Mantêm-se, no entanto, válidas as propostas do Bloco de Esquerda e do PS, que retiram da equação o rendimento dos filhos até ao terceiro escalão de rendimento do IRS. Ou seja, entram nas contas os rendimentos de filhos que ganhem mais de 20.322 euros por ano. Na proposta de orçamento apresentada por Mário Centeno, o Governo tinha eliminado esse fator apenas até ao segundo escalão.

O Complemento Solidário para Idosos destina-se a idosos de baixos recursos, com pelo menos 66 anos e 5 meses, mas devem cumprir vários requisitos. Até aqui, os rendimentos dos filhos eram levados em conta apenas até ao primeiro escalão.

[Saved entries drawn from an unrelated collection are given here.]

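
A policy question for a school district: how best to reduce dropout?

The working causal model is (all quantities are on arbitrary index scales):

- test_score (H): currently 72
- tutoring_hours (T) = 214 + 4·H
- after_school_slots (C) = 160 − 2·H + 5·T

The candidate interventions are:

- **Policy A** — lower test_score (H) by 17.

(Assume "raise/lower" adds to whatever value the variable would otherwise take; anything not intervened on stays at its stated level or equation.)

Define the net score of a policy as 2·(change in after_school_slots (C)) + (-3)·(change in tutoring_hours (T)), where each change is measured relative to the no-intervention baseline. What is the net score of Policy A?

Baseline:
  H = 72
  T = 214 + 4·72 = 502
  C = 160 − 2·72 + 5·502 = 2526
Policy A (H − 17):
  H = 72 − 17 = 55
  T = 214 + 4·55 = 434
  C = 160 − 2·55 + 5·434 = 2220
ΔC = 2220 − 2526 = -306; ΔT = 434 − 502 = -68
Score = 2·(-306) + (-3)·(-68) = -408

-408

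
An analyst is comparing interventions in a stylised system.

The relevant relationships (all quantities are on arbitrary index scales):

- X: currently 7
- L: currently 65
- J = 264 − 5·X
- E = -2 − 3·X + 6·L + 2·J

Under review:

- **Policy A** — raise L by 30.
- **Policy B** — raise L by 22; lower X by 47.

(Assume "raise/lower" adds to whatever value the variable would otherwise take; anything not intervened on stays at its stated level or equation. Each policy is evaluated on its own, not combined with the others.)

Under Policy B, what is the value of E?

1568

Policy B (L + 22, X − 47):
  X = 7 − 47 = -40
  L = 65 + 22 = 87
  J = 264 − 5·(-40) = 464
  E = -2 − 3·(-40) + 6·87 + 2·464 = 1568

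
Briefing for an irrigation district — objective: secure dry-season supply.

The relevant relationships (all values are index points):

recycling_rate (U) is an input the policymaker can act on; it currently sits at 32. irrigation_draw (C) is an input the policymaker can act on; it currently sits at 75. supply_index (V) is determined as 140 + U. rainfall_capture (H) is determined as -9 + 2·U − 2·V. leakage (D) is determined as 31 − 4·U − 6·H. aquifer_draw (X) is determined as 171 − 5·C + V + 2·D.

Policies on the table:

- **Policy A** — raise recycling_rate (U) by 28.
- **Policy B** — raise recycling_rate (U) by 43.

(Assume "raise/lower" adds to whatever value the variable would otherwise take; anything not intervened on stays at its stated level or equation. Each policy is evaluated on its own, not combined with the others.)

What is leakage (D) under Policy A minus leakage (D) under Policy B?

Policy A (U + 28):
  U = 32 + 28 = 60
  V = 140 + 60 = 200
  H = -9 + 2·60 − 2·200 = -289
  D = 31 − 4·60 − 6·(-289) = 1525
Policy B (U + 43):
  U = 32 + 43 = 75
  V = 140 + 75 = 215
  H = -9 + 2·75 − 2·215 = -289
  D = 31 − 4·75 − 6·(-289) = 1465
D: 1525 − 1465 = 60

60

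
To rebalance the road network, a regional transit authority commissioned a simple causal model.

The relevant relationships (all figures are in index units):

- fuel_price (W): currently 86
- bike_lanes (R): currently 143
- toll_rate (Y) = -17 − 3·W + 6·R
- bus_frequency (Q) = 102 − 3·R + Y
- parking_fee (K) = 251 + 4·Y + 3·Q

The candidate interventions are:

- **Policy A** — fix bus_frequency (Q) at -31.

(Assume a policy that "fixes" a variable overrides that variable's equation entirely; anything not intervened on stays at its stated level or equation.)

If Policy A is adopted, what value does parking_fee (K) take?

Policy A (Q := -31):
  W = 86
  R = 143
  Y = -17 − 3·86 + 6·143 = 583
  Q = -31
  K = 251 + 4·583 + 3·(-31) = 2490

2490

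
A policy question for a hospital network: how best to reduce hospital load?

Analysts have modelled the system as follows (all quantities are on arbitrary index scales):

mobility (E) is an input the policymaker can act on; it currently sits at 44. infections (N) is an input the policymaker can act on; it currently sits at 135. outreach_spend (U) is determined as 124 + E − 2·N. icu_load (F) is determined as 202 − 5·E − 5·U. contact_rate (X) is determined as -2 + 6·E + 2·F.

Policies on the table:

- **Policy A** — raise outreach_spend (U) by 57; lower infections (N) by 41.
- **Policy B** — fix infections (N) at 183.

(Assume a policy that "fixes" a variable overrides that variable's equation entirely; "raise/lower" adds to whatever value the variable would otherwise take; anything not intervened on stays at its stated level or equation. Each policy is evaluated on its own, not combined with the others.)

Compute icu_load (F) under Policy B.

Policy B (N := 183):
  E = 44
  N = 183
  U = 124 + 44 − 2·183 = -198
  F = 202 − 5·44 − 5·(-198) = 972

972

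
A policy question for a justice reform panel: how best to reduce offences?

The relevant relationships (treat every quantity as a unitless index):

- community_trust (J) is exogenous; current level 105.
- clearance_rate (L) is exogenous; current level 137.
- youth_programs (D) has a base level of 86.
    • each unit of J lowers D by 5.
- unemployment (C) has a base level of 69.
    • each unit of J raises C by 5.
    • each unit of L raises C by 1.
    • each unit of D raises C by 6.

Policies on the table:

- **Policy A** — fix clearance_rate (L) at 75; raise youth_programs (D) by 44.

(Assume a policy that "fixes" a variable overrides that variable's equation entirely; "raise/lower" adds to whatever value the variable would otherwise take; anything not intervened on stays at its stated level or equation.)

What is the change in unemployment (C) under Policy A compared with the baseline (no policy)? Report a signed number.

Baseline:
  J = 105
  L = 137
  D = 86 − 5·105 = -439
  C = 69 + 5·105 + 137 + 6·(-439) = -1903
Policy A (L := 75, D + 44):
  J = 105
  L = 75
  D = 86 − 5·105 (+44 from intervention) = -395
  C = 69 + 5·105 + 75 + 6·(-395) = -1701
Change in C: -1701 − (-1903) = 202

202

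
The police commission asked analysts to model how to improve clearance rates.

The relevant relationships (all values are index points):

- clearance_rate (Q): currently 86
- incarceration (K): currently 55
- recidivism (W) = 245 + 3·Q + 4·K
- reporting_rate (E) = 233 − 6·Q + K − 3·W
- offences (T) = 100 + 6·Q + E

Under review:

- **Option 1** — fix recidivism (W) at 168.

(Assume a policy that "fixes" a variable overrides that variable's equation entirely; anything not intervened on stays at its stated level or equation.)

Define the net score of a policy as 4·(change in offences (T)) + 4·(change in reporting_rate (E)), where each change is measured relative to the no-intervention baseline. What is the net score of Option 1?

13320

Baseline:
  Q = 86
  K = 55
  W = 245 + 3·86 + 4·55 = 723
  E = 233 − 6·86 + 55 − 3·723 = -2397
  T = 100 + 6·86 + (-2397) = -1781
Option 1 (W := 168):
  Q = 86
  K = 55
  W = 168
  E = 233 − 6·86 + 55 − 3·168 = -732
  T = 100 + 6·86 + (-732) = -116
ΔT = -116 − (-1781) = 1665; ΔE = -732 − (-2397) = 1665
Score = 4·1665 + 4·1665 = 13320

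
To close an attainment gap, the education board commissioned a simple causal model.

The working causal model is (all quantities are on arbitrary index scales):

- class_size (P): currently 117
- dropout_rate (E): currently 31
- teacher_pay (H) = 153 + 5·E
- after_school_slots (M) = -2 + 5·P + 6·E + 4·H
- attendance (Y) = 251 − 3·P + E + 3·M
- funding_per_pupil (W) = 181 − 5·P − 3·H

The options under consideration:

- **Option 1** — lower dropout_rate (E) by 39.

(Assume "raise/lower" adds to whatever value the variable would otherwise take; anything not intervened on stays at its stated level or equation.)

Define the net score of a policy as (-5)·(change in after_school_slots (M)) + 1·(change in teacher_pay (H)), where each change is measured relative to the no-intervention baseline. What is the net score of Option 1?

Baseline:
  P = 117
  E = 31
  H = 153 + 5·31 = 308
  M = -2 + 5·117 + 6·31 + 4·308 = 2001
Option 1 (E − 39):
  P = 117
  E = 31 − 39 = -8
  H = 153 + 5·(-8) = 113
  M = -2 + 5·117 + 6·(-8) + 4·113 = 987
ΔM = 987 − 2001 = -1014; ΔH = 113 − 308 = -195
Score = (-5)·(-1014) + 1·(-195) = 4875

4875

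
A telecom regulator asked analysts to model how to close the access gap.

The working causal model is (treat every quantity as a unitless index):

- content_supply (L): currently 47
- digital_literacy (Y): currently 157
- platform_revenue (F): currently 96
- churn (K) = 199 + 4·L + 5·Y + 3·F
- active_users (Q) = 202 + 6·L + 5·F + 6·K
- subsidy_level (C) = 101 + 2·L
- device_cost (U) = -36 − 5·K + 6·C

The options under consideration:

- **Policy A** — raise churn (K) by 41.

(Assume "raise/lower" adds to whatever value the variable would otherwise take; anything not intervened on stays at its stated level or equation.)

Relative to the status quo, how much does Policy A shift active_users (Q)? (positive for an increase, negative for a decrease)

Baseline:
  L = 47
  Y = 157
  F = 96
  K = 199 + 4·47 + 5·157 + 3·96 = 1460
  Q = 202 + 6·47 + 5·96 + 6·1460 = 9724
Policy A (K + 41):
  L = 47
  Y = 157
  F = 96
  K = 199 + 4·47 + 5·157 + 3·96 (+41 from intervention) = 1501
  Q = 202 + 6·47 + 5·96 + 6·1501 = 9970
Change in Q: 9970 − 9724 = 246

246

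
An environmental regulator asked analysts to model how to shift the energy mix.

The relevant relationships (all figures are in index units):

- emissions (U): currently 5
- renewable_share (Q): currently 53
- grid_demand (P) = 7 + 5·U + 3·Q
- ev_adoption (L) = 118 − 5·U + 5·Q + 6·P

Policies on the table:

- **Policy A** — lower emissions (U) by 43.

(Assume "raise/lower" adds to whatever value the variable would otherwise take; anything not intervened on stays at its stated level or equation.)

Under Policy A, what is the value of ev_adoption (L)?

Policy A (U − 43):
  U = 5 − 43 = -38
  Q = 53
  P = 7 + 5·(-38) + 3·53 = -24
  L = 118 − 5·(-38) + 5·53 + 6·(-24) = 429

429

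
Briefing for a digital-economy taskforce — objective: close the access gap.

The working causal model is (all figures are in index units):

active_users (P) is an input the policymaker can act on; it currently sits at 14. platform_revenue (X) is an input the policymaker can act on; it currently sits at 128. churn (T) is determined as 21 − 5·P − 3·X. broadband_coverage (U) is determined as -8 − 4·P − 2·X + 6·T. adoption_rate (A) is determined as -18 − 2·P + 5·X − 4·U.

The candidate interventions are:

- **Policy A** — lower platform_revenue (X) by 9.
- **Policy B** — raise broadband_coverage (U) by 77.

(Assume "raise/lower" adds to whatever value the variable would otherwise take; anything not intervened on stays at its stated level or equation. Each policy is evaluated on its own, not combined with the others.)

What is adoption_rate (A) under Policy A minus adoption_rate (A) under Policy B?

Policy A (X − 9):
  P = 14
  X = 128 − 9 = 119
  T = 21 − 5·14 − 3·119 = -406
  U = -8 − 4·14 − 2·119 + 6·(-406) = -2738
  A = -18 − 2·14 + 5·119 − 4·(-2738) = 11501
Policy B (U + 77):
  P = 14
  X = 128
  T = 21 − 5·14 − 3·128 = -433
  U = -8 − 4·14 − 2·128 + 6·(-433) (+77 from intervention) = -2841
  A = -18 − 2·14 + 5·128 − 4·(-2841) = 11958
A: 11501 − 11958 = -457

-457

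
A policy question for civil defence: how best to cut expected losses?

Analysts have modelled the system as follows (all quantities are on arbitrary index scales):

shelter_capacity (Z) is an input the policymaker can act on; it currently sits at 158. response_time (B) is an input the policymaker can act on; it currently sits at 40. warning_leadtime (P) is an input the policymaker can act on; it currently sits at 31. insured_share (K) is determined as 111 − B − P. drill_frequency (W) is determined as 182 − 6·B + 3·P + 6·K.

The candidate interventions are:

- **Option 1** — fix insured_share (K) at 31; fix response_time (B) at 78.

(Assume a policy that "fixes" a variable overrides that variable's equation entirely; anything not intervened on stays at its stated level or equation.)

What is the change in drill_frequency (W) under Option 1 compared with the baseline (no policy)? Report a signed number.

-282

Baseline:
  B = 40
  P = 31
  K = 111 − 40 − 31 = 40
  W = 182 − 6·40 + 3·31 + 6·40 = 275
Option 1 (K := 31, B := 78):
  B = 78
  P = 31
  K = 31
  W = 182 − 6·78 + 3·31 + 6·31 = -7
Change in W: -7 − 275 = -282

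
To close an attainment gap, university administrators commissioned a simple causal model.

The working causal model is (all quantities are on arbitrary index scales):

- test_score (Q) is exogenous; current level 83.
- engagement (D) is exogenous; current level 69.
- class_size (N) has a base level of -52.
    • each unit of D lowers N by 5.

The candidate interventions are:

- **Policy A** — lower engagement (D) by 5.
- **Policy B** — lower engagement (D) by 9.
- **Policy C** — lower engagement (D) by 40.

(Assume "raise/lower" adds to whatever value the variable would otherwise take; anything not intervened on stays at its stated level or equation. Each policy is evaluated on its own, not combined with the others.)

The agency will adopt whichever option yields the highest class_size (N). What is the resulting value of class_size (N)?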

IRS. “Grande baixa” chega para o ano

As mexidas no IRS foram outro tema do debate desta manhã. O Bloco de Esquerda começou por defender a revisão dos escalões e o englobamento obrigatório dos rendimentos de capital no IRS, mas Mariana Mortágua reconheceu que, este ano, a prioridade do BE foi a descida do IVA da luz. Ou seja, para este ano, o BE apenas se vai bater por uma atualização dos escalões das tabelas de IRS à taxa de inflação (já que o Governo fez uma atualização abaixo), prometendo estar “cá” para o ano para fazer “a verdadeira reforma do IRS”.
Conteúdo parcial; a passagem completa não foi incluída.